Desde princípio que a APEL foi crítica em relação a estes apoios. Pedro Sobral considera que, com uma fatia tão pequena, não há condições para discutir o que seria um bom uso desse financiamento, mas é certo que deve começar pela base. Afinal, Portugal é um dos países da União Europeia com piores índices de leitura e de literacia, sublinha o vice-presidente. Os problemas são estruturais: rendimentos baixos das famílias, a ideia de que o livro é caro e uma falta de cultivo da leitura desde cedo.
O que é preciso criar para o futuro? “Para já, começar a construir uma estratégia de como é que a sociedade portuguesa pode encontrar na leitura uma ferramenta natural de trabalho”, propõe a APEL. “O que o Estado deve fazer é criar condições estruturais para que a médio e longo prazo os índices de leitura e literacia se aproximem da média europeia e que a esmagadora maioria dos portugueses, independentemente das suas restrições orçamentais e da sua situação socioeconómica, possa aceder à leitura”, defende.

Para os pequenos editores, há sinais positivos. “Todos os anos há novos editores no mercado e nem todos começam grandes. A maior parte até são projetos pessoais e [empresas] unipessoais”, diz Pedro Sobral. Na Feira do Livro de Lisboa, organizada pela APEL em parceria com a Câmara Municipal, houve 13 novas pequenas editoras presentes em 2020 e 24 novas editoras na edição de 2021 – que correu “extraordinariamente bem“, em clima de reabertura, e suplantou o volume de negócios da Feira de 2019. Já na Feira do Livro do Porto, que opera em moldes diferentes, organizados pela Câmara, as grandes editoras ficam de fora.

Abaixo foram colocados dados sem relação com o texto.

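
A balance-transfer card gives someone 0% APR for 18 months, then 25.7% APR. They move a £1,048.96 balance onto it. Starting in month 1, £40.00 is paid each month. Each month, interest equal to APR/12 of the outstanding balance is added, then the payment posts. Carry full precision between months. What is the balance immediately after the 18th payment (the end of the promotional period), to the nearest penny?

£328.96

Promo months 1–18 at r₀ = 0%/12 = 0; months 19+ at r₁ = 25.7%/12 = 0.0214167.
After month 18 (no interest yet): B = £1,048.96 − 18·£40.00 = £328.96.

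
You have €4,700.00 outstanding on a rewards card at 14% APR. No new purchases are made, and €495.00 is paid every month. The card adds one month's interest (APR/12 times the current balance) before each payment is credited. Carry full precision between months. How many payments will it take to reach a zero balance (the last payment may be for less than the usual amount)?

Monthly rate r = 14%/12 = 1.16667% = 0.0116667.
Recurrence: B ← B·(1+r) − €495.00.
Month 1: interest €54.83; balance after payment €4,259.83.
Month 2: interest €49.70; balance after payment €3,814.53.
Closed form: n = −ln(1 − rB₀/P)/ln(1+r) = −ln(0.88923)/ln(1.01167) ≈ 10.122, so the balance reaches zero during payment 11.

11 payments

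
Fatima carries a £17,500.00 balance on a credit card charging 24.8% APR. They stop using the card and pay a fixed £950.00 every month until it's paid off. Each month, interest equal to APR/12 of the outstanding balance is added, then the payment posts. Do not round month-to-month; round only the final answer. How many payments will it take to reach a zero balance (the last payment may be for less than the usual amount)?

24 months

Monthly rate r = 24.8%/12 = 2.06667% = 0.0206667.
Recurrence: B ← B·(1+r) − £950.00.
Month 1: interest £361.67; balance after payment £16,911.67.
Month 2: interest £349.51; balance after payment £16,311.17.
Closed form: n = −ln(1 − rB₀/P)/ln(1+r) = −ln(0.6193)/ln(1.02067) ≈ 23.424, so the balance reaches zero during payment 24.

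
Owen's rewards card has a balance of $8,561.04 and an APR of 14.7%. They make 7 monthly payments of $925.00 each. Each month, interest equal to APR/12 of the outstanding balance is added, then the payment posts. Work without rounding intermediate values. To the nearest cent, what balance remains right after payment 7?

Monthly rate r = 14.7%/12 = 1.225% = 0.01225.
Each month: B ← B·(1+r) − $925.00.
Month 1: interest $104.87; balance after payment $7,740.91.
Month 2: interest $94.83; balance after payment $6,910.74.
Month 3: interest $84.66; balance after payment $6,070.40.
Month 4: interest $74.36; balance after payment $5,219.76.
Month 5: interest $63.94; balance after payment $4,358.70.
Month 6: interest $53.39; balance after payment $3,487.09.
Month 7: interest $42.72; balance after payment $2,604.81.

$2,604.81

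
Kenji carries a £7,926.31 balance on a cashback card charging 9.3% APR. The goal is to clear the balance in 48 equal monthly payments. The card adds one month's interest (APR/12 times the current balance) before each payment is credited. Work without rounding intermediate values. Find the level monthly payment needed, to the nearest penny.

£198.38

Monthly rate r = 9.3%/12 = 0.775% = 0.00775.
Level-payment amortization: P = B₀·r / (1 − (1+r)^(−n)) = 7926.31·0.00775 / (1 − 1.00775^(−48)).
Denominator 1 − (1+r)^(−48) = 0.309656449.
P = 61.4289 / 0.309656449 ≈ 198.38.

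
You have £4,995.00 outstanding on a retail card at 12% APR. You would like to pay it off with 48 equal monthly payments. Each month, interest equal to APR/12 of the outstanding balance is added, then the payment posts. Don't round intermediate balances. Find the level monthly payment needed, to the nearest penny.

£131.54

Monthly rate r = 12%/12 = 1% = 0.01.
Level-payment amortization: P = B₀·r / (1 − (1+r)^(−n)) = 4995.00·0.01 / (1 − 1.01^(−48)).
Denominator 1 − (1+r)^(−48) = 0.379739595.
P = 49.95 / 0.379739595 ≈ 131.54.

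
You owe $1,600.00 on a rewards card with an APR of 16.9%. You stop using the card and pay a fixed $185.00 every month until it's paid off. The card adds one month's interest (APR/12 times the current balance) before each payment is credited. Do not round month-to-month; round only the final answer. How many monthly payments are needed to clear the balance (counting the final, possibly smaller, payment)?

Monthly rate r = 16.9%/12 = 1.40833% = 0.0140833.
Recurrence: B ← B·(1+r) − $185.00.
Month 1: interest $22.53; balance after payment $1,437.53.
Month 2: interest $20.25; balance after payment $1,272.78.
Closed form: n = −ln(1 − rB₀/P)/ln(1+r) = −ln(0.8782)/ln(1.01408) ≈ 9.287, so the balance reaches zero during payment 10.

10 months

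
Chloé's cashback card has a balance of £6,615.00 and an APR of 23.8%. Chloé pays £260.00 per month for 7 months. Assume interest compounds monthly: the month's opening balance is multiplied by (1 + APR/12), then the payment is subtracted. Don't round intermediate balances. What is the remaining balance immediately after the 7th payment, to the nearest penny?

£5,657.93

Monthly rate r = 23.8%/12 = 1.98333% = 0.0198333.
Each month: B ← B·(1+r) − £260.00.
Month 1: interest £131.20; balance after payment £6,486.20.
Month 2: interest £128.64; balance after payment £6,354.84.
Month 3: interest £126.04; balance after payment £6,220.88.
Month 4: interest £123.38; balance after payment £6,084.26.
Month 5: interest £120.67; balance after payment £5,944.93.
Month 6: interest £117.91; balance after payment £5,802.84.
Month 7: interest £115.09; balance after payment £5,657.93.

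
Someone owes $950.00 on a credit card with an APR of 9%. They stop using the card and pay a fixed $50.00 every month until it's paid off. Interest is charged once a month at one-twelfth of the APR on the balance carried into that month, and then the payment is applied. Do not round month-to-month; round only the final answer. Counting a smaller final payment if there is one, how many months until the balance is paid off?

Monthly rate r = 9%/12 = 0.75% = 0.0075.
Recurrence: B ← B·(1+r) − $50.00.
Month 1: interest $7.12; balance after payment $907.12.
Month 2: interest $6.80; balance after payment $863.93.
Closed form: n = −ln(1 − rB₀/P)/ln(1+r) = −ln(0.8575)/ln(1.0075) ≈ 20.575, so the balance reaches zero during payment 21.

21 months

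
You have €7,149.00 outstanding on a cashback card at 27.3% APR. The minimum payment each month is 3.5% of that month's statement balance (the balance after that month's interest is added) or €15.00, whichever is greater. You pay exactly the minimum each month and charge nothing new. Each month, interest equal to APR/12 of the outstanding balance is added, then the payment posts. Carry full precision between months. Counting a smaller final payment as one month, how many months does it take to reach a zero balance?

Monthly rate r = 27.3%/12 = 2.275% = 0.02275.
While 3.5% of the post-interest balance exceeds €15.00, each month B ← (B·(1+r))·(1 − 0.035), i.e. B shrinks by the factor (1+r)·0.965 = 0.98695.
This holds for months 1–217. Entering month 218 the balance is €413.67; 3.5% of the post-interest balance is now below €15.00, so the flat €15.00 minimum applies from here.
From month 218 a fixed €15.00 at rate r clears €413.67 in 44 more payments. Total: 217 + 44 = 261 months.

261 months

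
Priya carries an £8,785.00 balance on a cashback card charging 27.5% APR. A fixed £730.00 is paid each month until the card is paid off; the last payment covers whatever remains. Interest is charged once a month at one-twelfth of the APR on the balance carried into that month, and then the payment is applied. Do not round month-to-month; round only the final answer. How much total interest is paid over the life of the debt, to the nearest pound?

£1,612

Monthly rate r = 27.5%/12 = 2.29167% = 0.0229167.
Payoff takes n = ⌈−ln(1 − rB₀/P)/ln(1+r)⌉ = ⌈14.241⌉ = 15 payments; the last is £177.24.
Total paid = 14·£730.00 + £177.24 = £10,397.24.
Total interest = total paid − principal = £10,397.24 − £8,785.00 = £1,612.24.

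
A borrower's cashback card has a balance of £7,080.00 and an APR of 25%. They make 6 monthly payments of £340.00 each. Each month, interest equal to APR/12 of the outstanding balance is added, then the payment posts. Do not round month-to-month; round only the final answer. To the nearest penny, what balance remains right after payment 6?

Monthly rate r = 25%/12 = 2.08333% = 0.0208333.
Each month: B ← B·(1+r) − £340.00.
Month 1: interest £147.50; balance after payment £6,887.50.
Month 2: interest £143.49; balance after payment £6,690.99.
Month 3: interest £139.40; balance after payment £6,490.39.
Month 4: interest £135.22; balance after payment £6,285.60.
Month 5: interest £130.95; balance after payment £6,076.55.
Month 6: interest £126.59; balance after payment £5,863.15.

£5,863.15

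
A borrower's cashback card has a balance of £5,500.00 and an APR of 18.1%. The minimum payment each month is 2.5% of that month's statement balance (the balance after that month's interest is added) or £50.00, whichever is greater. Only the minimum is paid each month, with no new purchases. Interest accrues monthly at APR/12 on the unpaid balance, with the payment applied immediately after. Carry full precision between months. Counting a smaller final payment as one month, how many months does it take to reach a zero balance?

160 months

Monthly rate r = 18.1%/12 = 1.50833% = 0.0150833.
While 2.5% of the post-interest balance exceeds £50.00, each month B ← (B·(1+r))·(1 − 0.025), i.e. B shrinks by the factor (1+r)·0.975 = 0.98971.
This holds for months 1–100. Entering month 101 the balance is £1,954.31; 2.5% of the post-interest balance is now below £50.00, so the flat £50.00 minimum applies from here.
From month 101 a fixed £50.00 at rate r clears £1,954.31 in 60 more payments. Total: 100 + 60 = 160 months.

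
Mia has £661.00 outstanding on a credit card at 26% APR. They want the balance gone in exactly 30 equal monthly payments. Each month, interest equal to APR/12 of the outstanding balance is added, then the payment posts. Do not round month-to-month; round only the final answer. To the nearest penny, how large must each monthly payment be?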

No entanto, dentro da liga dos pequenos, as opiniões dividem-se acerca dos apoios. Com um consenso: nos moldes atuais, não funcionam. Para Nuno Moura, ter uma pequena editora passa pela independência e não espera, nem deseja, ajudas do Estado nem do mercado. “[As grandes empresas] têm as suas próprias edições para defender. O grande negócio é esse, eles dominam tudo, desde a produção do livro até à entrega“, diz. “Faz parte das pequenas editoras serem a pessoa ou as pessoas que as dirigem. Têm a sua personalidade”, acrescenta.
Andreia Salgueiro, da Alfarroba Edições, considera que, mais útil do que distribuir apoios avulso, seria conceber financiamento público que apoiasse projetos específicos. “Nós não queremos subsídios, queremos que nos ajudem a criar”, afirma. Já José Augusto Carneiro propõe uma solução mais criativa. “Se as editoras de poesia recebessem 5% do dinheiro gasto em rotundas, éramos mais felizes e as pessoas eram mais felizes, de certeza“, brinca. “Valia a pena também pensar que, se calhar, a poesia também dá alguns votos”, finaliza.